Show that every test function $\varphi$ $\in$ $C^\infty_c(\mathbb{R})$ can be written as $\varphi(x) = x \psi(x) + c\varphi_0(x)$ where $\varphi_0(x)$ is a fixed test function (with $\varphi_0(0) \neq 0)$, $\psi$ $\in$ $C^\infty_c(\mathbb{R})$, and $c$ is a constant.

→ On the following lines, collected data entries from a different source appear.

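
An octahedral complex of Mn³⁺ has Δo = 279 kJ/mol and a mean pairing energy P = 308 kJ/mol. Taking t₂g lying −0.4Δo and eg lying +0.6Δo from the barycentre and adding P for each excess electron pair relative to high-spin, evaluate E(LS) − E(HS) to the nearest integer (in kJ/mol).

29

Mn³⁺: group 7, so d-count = 7 − 3 = 4.
High-spin d⁴ fills as t₂g³ eg¹ with CFSE 3(−0.4) + 1(+0.6) = -0.6Δo = -167 kJ/mol.
For low-spin the configuration is t₂g⁴ eg⁰: orbital energy -1.6 × 279 = -446 kJ/mol, and 1 additional pair relative to high-spin adds 308 kJ/mol, giving -138 kJ/mol.
E(LS) − E(HS) = -138 − (-167) = 29 kJ/mol.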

I'm not really sure where to begin on this. Any help would be appreciated.
On
Hint: Observe \begin{align} f(x):= \varphi(x)-\frac{\varphi(0)}{\varphi_0(0)}\varphi_0(x)=\varphi-\alpha\varphi_0 \end{align} equals $0$ when $x=0$, i.e. $f(0) = 0$. Next, observe \begin{align} f(x) = \int^x_0f'(s)\ ds = xf'(x)-\int^x_0sf''(s)\ ds = x\left(f'(x)-\frac{1}{x}\int^x_0 sf''(s)\ ds \right). \end{align} (Note that I used the fact $f(0) =0$.) Hence it suffices to show that \begin{align} G(x) = \begin{cases} \displaystyle \frac{1}{x}\int^x_0 sf''(s)\ ds & \text{ if } x \neq 0\\ 0 & \text{ if } x = 0 \end{cases} \end{align} is in $C^\infty_c(\mathbb{R})$.

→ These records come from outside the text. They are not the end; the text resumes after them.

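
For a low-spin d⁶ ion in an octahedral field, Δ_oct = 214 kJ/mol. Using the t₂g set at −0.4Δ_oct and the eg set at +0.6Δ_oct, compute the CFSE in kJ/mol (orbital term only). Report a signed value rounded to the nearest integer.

-514

Electron filling gives t₂g⁶ eg⁰.
The orbital stabilization is -2.4Δ_oct = -2.4 × 214 = -514 kJ/mol.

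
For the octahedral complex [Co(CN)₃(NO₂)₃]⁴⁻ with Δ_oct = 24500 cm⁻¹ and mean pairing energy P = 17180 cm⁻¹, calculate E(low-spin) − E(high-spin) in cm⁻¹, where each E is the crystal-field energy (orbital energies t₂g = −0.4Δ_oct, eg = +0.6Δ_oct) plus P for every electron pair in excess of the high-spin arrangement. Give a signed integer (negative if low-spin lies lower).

Ligand charges: 3×(-1) from CN⁻ and 3×(-1) from NO₂⁻ sum to -6; with overall charge -4, Co is +2.
Co²⁺: group 9, so d-count = 9 − 2 = 7.
High-spin d⁷ fills as t₂g⁵ eg² with CFSE 5(−0.4) + 2(+0.6) = -0.8Δ_oct = -19600 cm⁻¹.
Low-spin: t₂g⁶ eg¹, orbital CFSE = -1.8Δ_oct = -44100 cm⁻¹; plus 1 excess pair × P = +17180 cm⁻¹; total -26920 cm⁻¹.
Thus E(LS) − E(HS) = -7320 cm⁻¹.

-7320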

More hint: for $x \neq 0$, we that \begin{align} \lim_{h\rightarrow 0}\frac{G(x+h)-G(x)}{h} =\ f''(x) -\frac{1}{x^2}\int^x_0sf''(s)\ ds= \frac{1}{2}f''(x)+\frac{1}{2x^2}\int^x_0 s^2f'''(s)\ ds \end{align}
$\newcommand{\vp}{\varphi}$ Your $\vp$s and $\psi$s are all over the place alas. I will assume you want to write $\psi$ as $x\vp+c\vp_0$.

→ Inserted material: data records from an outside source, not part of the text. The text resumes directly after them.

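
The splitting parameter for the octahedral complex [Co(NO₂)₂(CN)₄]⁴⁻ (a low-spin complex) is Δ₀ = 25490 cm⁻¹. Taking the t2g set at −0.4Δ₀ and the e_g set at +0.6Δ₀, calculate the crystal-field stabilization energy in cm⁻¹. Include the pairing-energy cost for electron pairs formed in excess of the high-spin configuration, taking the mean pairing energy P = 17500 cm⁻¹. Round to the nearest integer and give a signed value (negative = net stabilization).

Ligand charges: 2×(-1) from NO₂⁻ and 4×(-1) from CN⁻ sum to -6; with overall charge -4, Co is +2.
Group 9 minus oxidation state +2 gives a d⁷ configuration for Co²⁺.
Electron filling gives t2g^6 e_g^1.
The orbital stabilization is -1.8Δ₀ = -1.8 × 25490 = -45882 cm⁻¹.
Relative to high-spin t2g^5 e_g^2 (2 paired), the low-spin configuration has 1 additional pair, contributing +1 × 17500 = +17500 cm⁻¹.
Combining: -45882 + 17500 = -28382 cm⁻¹.

-28382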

Putting $x=0$ we need $\psi(0)=c\vp(0)$, so we need $c=\psi(0)/\vp_0(0)$. Then we must have $$\vp(x)=\frac{\psi(x)-c\vp_0(x)}{x}.$$ So we need to check this is $C^\infty$ at $0$ (when we assign a suitable value to $\vp(0)$) as it is clearly compactly supported.